Flipped instruction is popular in STEM courses, but it also fits in an ESL classroom. This presentation will explore the advantages and disadvantages of flipped instruction as well as how to incorporate it in an online classroom. The presenter will offer teachers a variety of online tools they can use such as YouTube and Quizizz.
This workshop aims to demonstrate diagnostic EFL listening teaching methods especially for Japanese learners based on evidence as well as two theories on human information processing and the metacognitive process of language learning. The audience is expected to be involved in hands-on activities. By the end of this workshop, the audience will gain some practical and diagnostic strategies to teach EFL listening.
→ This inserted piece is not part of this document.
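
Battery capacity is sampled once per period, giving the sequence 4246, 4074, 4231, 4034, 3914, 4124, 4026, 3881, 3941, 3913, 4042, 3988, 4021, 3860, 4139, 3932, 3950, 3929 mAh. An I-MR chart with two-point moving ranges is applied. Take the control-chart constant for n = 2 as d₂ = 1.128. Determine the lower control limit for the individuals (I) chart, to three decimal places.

X̄ = (4246 + 4074 + 4231 + 4034 + 3914 + 4124 + 4026 + 3881 + 3941 + 3913 + 4042 + 3988 + 4021 + 3860 + 4139 + 3932 + 3950 + 3929) / 18 = 4013.6111
Moving ranges: 172, 157, 197, 120, 210, 98, 145, 60, 28, 129, 54, 33, 161, 279, 207, 18, 21; M̄R̄ = 2089.0000 / 17 = 122.8824
LCL = X̄ − 3·M̄R̄/d₂ = 4013.6111 − 3 × 122.8824 / 1.128 = 3686.7963

3686.796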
If you are not confident in teaching EFL listening, this workshop is for you.
If you want your students to use the English they are studying in class to interact with others around the world, come to this workshop to find out how. It is easy and free-of-charge whilst the benefits are numerous. Students love being able to interact with their peers in other countries. While doing so they improve their linguistic, intercultural and communicative competencies as has been proven by research into this project.
Exercises from improvisational theater have gained attention in educational fields for their capacity to promote empathy and communication skills among learners. The presenter will first describe a study that sought to identify whether use of applied improv exercises boosted Japanese university students’ compassion scores. Attendees will then be able to experience several of these fun and simple exercises and games, which can be done in both face-to-face and Zoom classes.
This workshop explores the use of an innovative new online network to create a community of practice of teachers and practitioners working in the fields of Global Englishes and English Medium Instruction (EMI).